Odd-yssey

A highly eventful journey home from Nairobi, mostly for unwelcome reasons.

The highlight of the day was the Java Coffee House at the airport, complete with huge breakfast burrito and tall latte. This was after incompetent taxi transfers and the various security paraphernalia at Nairobi airport. Since the Westgate incident in 2013 the city has been on higher alert against terrorism. It's the only airport I can remember where anyone entering the airport complex has to get out of their vehicle and walk through a separate security scanner, with some cursory searches done on vehicles. It all looks like a big toll road plaza.

On the plane an argument broke out between a gobby northern woman and the sour-faced Cockney in front who wouldn't straighten up her seat during the meal. Various others chipped in to point out usual cabin etiquette, and I may have been one of them. Gobby was in the right, and this isn't just because she used the word 'duck' as a term of endearment (turned out she was from Nottinghamshire).

A family occupying the row in front had a young daughter who howled for nearly nine hours and they had very little interest in distracting her. Sitting with Laura and Michelle (mercifully), our row didn't have functioning entertainment systems so ears were bleeding by the time we landed in London.

After everyone getting ready to disembark we were seated again and the border police boarded and promptly arrested the sour-faced woman, not before she had had a dig at the state of my fingernails (fair point). She went willingly and we speculated she was involved in the illegal wildlife trade, as conservationists are wont to do.

As we walked to passport control, a delightfully serene toddler was smiling at me beautifully as his mother carried him, and I wish he'd been the one on the seat in front. At passport control an old man was loitering next to the electronic gates wittering about the direction to collect luggage. Jess calmly explained the passport control system.

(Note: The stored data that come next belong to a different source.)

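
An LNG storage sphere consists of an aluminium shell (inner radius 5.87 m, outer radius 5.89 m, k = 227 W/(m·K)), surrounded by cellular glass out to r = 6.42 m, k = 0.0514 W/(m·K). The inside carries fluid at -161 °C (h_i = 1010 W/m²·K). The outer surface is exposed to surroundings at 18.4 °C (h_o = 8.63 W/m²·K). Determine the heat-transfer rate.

Resistance network (inner→outer):
  R_conv,in = 1/(4πr²h) = 1/(4π·5.87²·1010) = 2.287×10^-6 K/W
  R_aluminium = (1/5.87 − 1/5.89)/(4πk) = 5.785×10^-4/(4π·227) = 2.028×10^-7 K/W
  R_cellular glass = (1/5.89 − 1/6.42)/(4πk) = 0.01402/(4π·0.0514) = 0.02170 K/W
  R_conv,out = 1/(4πr²h) = 1/(4π·6.42²·8.63) = 2.237×10^-4 K/W
ΣR = 2.287×10^-6 + 2.028×10^-7 + 0.02170 + 2.237×10^-4 = 0.02193 K/W
Q = ΔT/ΣR = (-161 °C − 18.4 °C)/0.02193 = -8180 W
(Negative Q ⇒ heat flows inward; heat gain = 8180 W.)

Q = 8.18 kW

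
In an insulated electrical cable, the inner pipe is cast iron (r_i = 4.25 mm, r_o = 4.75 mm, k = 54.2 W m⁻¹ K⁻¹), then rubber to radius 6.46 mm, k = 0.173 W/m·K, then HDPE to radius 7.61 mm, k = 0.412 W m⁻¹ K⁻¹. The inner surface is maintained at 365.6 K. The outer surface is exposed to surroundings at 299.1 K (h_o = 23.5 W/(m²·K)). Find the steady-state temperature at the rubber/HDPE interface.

T = 350.4 K

Resistance network (inner→outer):
  R'_cast iron = ln(0.00475/0.00425)/(2πk) = 0.1112/(2π·54.2) = 3.266×10^-4 m·K/W
  R'_rubber = ln(0.00646/0.00475)/(2πk) = 0.3075/(2π·0.173) = 0.2829 m·K/W
  R'_HDPE = ln(0.00761/0.00646)/(2πk) = 0.1638/(2π·0.412) = 0.06329 m·K/W
  R'_conv,out = 1/(2πr h) = 1/(2π·0.00761·23.5) = 0.8900 m·K/W
ΣR = 3.266×10^-4 + 0.2829 + 0.06329 + 0.8900 = 1.237 m·K/W
Q' = ΔT/ΣR = (365.6 K − 299.1 K)/1.237 = 53.76 W/m
From the inner boundary to the rubber/HDPE interface, ΣR_partial = 0.2832 m·K/W.
T_interface = T_in − Q'·ΣR_partial = 365.6 K − (53.76)(0.2832) = 350.4 K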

At the luggage carousel sour-faced woman was flanked by two policemen who had to temporarily break up another argument between a Kenyan woman and a British man, about who was standing where to collect bags. It was a ridiculous scene although had been stoked by the Kenyan. The guy understandably reacted, swore, and was told by one of the policemen that if he swore again he'd be arrested for a public order offence. He left fuming, rightly.

We were all exceedingly glad to clamber into the taxi and head towards Cambridge. As we exited the Arrivals hall the Kenyan woman was still ranting to her long-suffering son that she'd taught the British guy a lesson by speaking up. I shot him a sympathetic look.